И не только карлики, он сам теперь не чувствовал полной уверенности: точно ли он прав, что принял в конфликте Ома с Бокси сторону великана? Конечно, если его рыцарственная задача – защищать слабых, то прав совершенно. Ом и правда слаб, хотя ему достаточно наступить на Бокси, чтобы от неё осталось влажное место. По своей доброте и глупости, великан не справился бы с этой настырной карлицей, не вмешайся вовремя посланник Смерти).
Но задача посланников Смерти никак не сводится к защите слабых, разве что в показательных случаях, ради вящей славы Мёртвого престола. Если смотреть правде в лицо, великан Ом слишком добр и глуп, чтобы смочь толково управлять своей вотчиной и быть надёжной опорой Владыки Смерти в наземном мире.
Но сторона принята. Конечно, силою случая. Да, Чичеро мог бы – если бы заехал сперва в Клёц, а уж потом в Мнил, – столковаться с этой ловкой карлицей; в союзе с нею он мог бы даже помогать выгонять Ома из родового замка. Но он заехал в Мнил и Клёц в той последовательности, в какой заехал, он (выходит, так!) проникся проблемами несправедливо обиженного великана. А потому красноречивая Бокси отправилась пока в темницу – в замке Мнил было такое хорошо запираемое подвальное помещение.
Чичеро продолжал мудрить над обломками конфискованной у карлицы самодельной суэниты, стараясь извлечь оттуда тени и принять их в суэниту собственную. Расположился он в замковой библиотеке, которая так и осталась местом, удобным для уединённых размышлений. Не важно, что единственная книга в её собрании («История мёртвых» Цилиндиана) ныне перекочевала в Клёц.
Бокси в своём подвале, также удобном для уединённых размышлений, в отличие от Чичеро, этой счастливой возможности не использовала. Она предалась бессмысленному буйству, бросаясь на дверь и стены, ругаясь на смешанном жаргоне воров, контрабандистов и содержательниц карличьих борделей и пытаясь пронять своих тюремщиков изощрёнными угрозами.
Лимн, которому надо было отлежаться от понесенных побоев, постелил себе соломы в коридоре прямо перед её дверью, специально, чтобы послушать, но также – в случае чего – предупредить её возможный побег. Действительно, парой часов спустя он услышал осторожные звуки возни с замком. Тогда карлик резко отворив дверь и сумел отобрать отмычку.

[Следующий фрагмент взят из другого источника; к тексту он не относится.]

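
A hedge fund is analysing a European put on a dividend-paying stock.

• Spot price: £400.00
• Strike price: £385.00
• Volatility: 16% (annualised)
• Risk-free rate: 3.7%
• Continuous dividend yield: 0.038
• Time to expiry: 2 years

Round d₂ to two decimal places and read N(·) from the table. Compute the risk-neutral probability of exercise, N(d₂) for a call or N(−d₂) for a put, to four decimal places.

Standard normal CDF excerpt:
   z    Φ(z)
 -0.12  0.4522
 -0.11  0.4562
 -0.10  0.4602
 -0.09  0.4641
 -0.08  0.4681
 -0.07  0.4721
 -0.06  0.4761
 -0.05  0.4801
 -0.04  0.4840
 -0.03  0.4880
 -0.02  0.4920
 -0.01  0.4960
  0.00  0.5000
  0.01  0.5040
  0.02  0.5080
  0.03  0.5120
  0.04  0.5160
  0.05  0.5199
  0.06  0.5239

σ√T = 0.16 × 1.4142 = 0.2263
d₁ = [ln(400/385) + (0.037 − 0.038 + 0.16²/2)·2] / 0.2263 = [0.0382 + 0.0236] / 0.2263 = 0.2732 ⇒ 0.27
d₂ = d₁ − σ√T = 0.2732 − 0.2263 = 0.0469 ⇒ 0.05
Risk-neutral Pr[S_T < K] = N(−d₂) = N(-0.05) = 0.4801

0.4801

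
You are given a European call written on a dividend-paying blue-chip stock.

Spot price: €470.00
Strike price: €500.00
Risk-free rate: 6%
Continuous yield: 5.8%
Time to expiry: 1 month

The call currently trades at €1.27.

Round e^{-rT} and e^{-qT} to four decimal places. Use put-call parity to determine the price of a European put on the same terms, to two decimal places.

€31.03

e^(−qT) = e^(−0.058·0.08333) = 0.9952;  e^(−rT) = e^(−0.06·0.08333) = 0.9950
Put-call parity: C − P = S·e^(−qT) − K·e^(−rT) = 470·0.9952 − 500·0.9950 = 467.7440 − 497.5000 = -29.7560
P = C − (C − P) = 1.27 − (-29.7560) = 31.0260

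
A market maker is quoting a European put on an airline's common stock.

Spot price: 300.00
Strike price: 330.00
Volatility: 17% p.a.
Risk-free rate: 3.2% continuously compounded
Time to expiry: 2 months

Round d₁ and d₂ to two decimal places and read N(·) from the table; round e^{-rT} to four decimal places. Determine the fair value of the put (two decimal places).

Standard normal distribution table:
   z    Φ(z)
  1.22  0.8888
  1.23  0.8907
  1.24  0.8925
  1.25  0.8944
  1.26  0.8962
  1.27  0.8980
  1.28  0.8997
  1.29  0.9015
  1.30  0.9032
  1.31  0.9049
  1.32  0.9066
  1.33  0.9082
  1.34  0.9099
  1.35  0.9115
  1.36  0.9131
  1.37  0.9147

29.26

σ√T = 0.17 × 0.4082 = 0.0694
d₁ = [ln(300/330) + (0.032 + 0.17²/2)·0.1667] / 0.0694 = [-0.0953 + 0.0077] / 0.0694 = -1.2618 ≈ -1.26
d₂ = d₁ − σ√T = -1.2618 − 0.0694 = -1.3312 ≈ -1.33
e^(−rT) = e^(−0.032·0.1667) = 0.9947
P = 330·0.9947·N(1.33) − 300·N(1.26) = 330·0.9947·0.9082 − 300·0.8962 = 298.1176 − 268.8600 = 29.2576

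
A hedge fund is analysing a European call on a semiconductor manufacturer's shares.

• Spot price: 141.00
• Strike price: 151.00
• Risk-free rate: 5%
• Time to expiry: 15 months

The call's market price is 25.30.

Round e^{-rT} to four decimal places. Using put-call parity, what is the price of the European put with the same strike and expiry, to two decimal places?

exp(−rT) = exp(−0.05·1.25) = 0.9394
Put-call parity: C − P = S − K·e^(−rT) = 141 − 151·0.9394 = 141 − 141.8494 = -0.8494
P = C − (C − P) = 25.30 − (-0.8494) = 26.1494

26.15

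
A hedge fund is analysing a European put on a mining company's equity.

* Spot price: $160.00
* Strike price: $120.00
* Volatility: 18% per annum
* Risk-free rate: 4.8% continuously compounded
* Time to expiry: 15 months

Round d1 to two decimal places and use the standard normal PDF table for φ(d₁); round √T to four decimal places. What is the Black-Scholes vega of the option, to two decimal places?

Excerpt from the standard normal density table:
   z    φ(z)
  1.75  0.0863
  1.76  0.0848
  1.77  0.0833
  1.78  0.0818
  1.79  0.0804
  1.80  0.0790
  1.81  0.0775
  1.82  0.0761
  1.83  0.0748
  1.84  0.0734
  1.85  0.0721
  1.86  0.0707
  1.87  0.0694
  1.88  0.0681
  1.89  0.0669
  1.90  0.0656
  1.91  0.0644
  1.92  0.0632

σ√T = 0.18·√1.25 = 0.2012
d₁ = [ln(160/120) + (0.048 + 0.18²/2)·1.25] / 0.2012 = [0.2877 + 0.0803] / 0.2012 = 1.8283 which rounds to 1.83
√T = √1.25 = 1.1180
φ(d₁) = φ(1.83) = 0.0748
vega = S·φ(d₁)·√T = 160·0.0748·1.1180 = 13.3802
(Call and put vega coincide under Black-Scholes.)

13.38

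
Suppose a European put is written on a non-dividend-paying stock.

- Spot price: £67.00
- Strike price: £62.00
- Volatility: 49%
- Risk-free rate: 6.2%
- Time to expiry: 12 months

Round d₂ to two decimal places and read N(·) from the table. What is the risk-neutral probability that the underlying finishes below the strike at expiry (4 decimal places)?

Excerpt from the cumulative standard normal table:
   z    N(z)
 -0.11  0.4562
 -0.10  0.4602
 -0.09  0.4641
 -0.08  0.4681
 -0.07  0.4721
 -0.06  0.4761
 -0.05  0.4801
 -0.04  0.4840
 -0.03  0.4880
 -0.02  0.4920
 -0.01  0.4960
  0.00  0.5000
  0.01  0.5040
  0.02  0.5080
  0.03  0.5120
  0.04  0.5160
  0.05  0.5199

T = 1;  σ√T = 0.4900
d₁ = [ln(67/62) + (0.062 + ½·0.49²)·1] / (σ√T) = (0.0776 + 0.1820) / 0.4900 = 0.5298 ⇒ 0.53
d₂ = 0.5298 − 0.4900 = 0.0398 ⇒ 0.04
Pr(exercise) under Q = N(−d₂) = N(-0.04) = 0.4840

0.4840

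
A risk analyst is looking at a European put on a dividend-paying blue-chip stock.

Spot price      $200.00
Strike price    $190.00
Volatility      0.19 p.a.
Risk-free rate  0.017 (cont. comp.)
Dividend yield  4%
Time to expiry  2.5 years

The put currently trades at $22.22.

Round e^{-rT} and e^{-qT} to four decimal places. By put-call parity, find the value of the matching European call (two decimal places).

e^(−qT) = e^(−0.04·2.5) = 0.9048;  e^(−rT) = e^(−0.017·2.5) = 0.9584
Put-call parity: C − P = S·e^(−qT) − K·e^(−rT) = 200·0.9048 − 190·0.9584 = 180.9600 − 182.0960 = -1.1360
C = P + (C − P) = 22.22 + (-1.1360) = 21.0840

$21.08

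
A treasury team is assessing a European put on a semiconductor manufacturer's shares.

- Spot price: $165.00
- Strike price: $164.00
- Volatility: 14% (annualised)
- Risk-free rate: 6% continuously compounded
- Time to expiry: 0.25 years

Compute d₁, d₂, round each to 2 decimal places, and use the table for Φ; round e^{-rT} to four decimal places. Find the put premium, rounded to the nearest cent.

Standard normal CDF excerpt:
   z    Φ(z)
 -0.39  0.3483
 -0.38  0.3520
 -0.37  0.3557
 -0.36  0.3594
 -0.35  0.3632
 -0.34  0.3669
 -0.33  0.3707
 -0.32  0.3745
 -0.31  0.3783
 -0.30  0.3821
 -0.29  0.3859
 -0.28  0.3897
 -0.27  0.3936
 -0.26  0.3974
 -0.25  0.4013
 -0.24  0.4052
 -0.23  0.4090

T = 0.25;  σ√T = 0.0700
d₁ = [ln(165/164) + (0.06 + ½·0.14²)·0.25] / (σ√T) = (0.0061 + 0.0175) / 0.0700 = 0.3361 which rounds to 0.34
d₂ = 0.3361 − 0.0700 = 0.2661 which rounds to 0.27
e^(−rT) = e^(−0.06·0.25) = 0.9851
N(−d₂) = N(-0.27) = 0.3936;  N(−d₁) = N(-0.34) = 0.3669
P = 164·0.9851·0.3936 − 165·0.3669 = 63.5886 − 60.5385 = 3.0501

$3.05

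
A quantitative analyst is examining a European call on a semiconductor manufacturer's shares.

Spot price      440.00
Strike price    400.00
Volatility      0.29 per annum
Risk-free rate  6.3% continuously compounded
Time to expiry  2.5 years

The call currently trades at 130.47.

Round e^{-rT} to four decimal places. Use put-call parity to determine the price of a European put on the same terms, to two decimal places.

32.19

e^(−rT) = e^(−0.063·2.5) = 0.8543
Put-call parity: C − P = S − K·e^(−rT) = 440 − 400·0.8543 = 440 − 341.7200 = 98.2800
P = C − (C − P) = 130.47 − (98.2800) = 32.1900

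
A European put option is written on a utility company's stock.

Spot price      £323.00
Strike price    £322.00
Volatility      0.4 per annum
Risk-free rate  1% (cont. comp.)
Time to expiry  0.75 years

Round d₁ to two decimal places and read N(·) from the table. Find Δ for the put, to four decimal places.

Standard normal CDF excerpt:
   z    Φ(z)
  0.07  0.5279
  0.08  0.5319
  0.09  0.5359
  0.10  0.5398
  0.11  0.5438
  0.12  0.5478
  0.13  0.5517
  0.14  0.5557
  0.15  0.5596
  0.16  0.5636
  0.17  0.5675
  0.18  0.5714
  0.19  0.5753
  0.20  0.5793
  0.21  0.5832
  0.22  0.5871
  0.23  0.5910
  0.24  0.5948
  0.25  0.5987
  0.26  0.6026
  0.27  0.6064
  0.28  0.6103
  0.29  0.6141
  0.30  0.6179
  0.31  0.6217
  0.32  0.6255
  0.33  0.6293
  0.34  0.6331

-0.4207

T = 0.75;  σ√T = 0.3464
d₁ = [ln(323/322) + (0.01 + ½·0.4²)·0.75] / (σ√T) = (0.0031 + 0.0675) / 0.3464 = 0.2038 → 0.20
N(d₁) = N(0.20) = 0.5793
Δ_put = N(d₁) − 1 = 0.5793 − 1 = -0.4207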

Зунг тем временем направился в сторону Клёца, собираясь забрать коня, оставленного ими под самой деревней. Чичеро не опасался, что с его конём случилась беда, он надеялся на лучшее. Помнится, во время ночной погони заниматься неподвижным конём преследователи не стали, к утру же могли его не заметить. Всё же коня неплохо скрыли кусты и высокая трава.
По пути Зунг с удивлением заметил, что мертвецы из Клёца в свою деревню не ушли. Они стояли там же, где их остановила повелительница – вся добрая сотня крестьян, сорванных в ночи на помощь Бокси. Человек двадцать из них всё ещё образовывали круг, в котором ночью били Лимна. А ведь уже – за допросом Бокси в замке Мнил – давно миновал полдень. И не подумали разойтись «свободные крестьяне»! Должно быть, без команд Бокси они попросту не действовали.
Коня под Клёцем Зунг нашёл без труда. Из интереса заглянул в деревню – и никого из людей не нашёл, будто в одночасье население вымерло. Только собаки на привязи громко лаяли. Они были, по-видимому, живыми, а значит, не могли управляться карлицей посредством её самодельной суэниты.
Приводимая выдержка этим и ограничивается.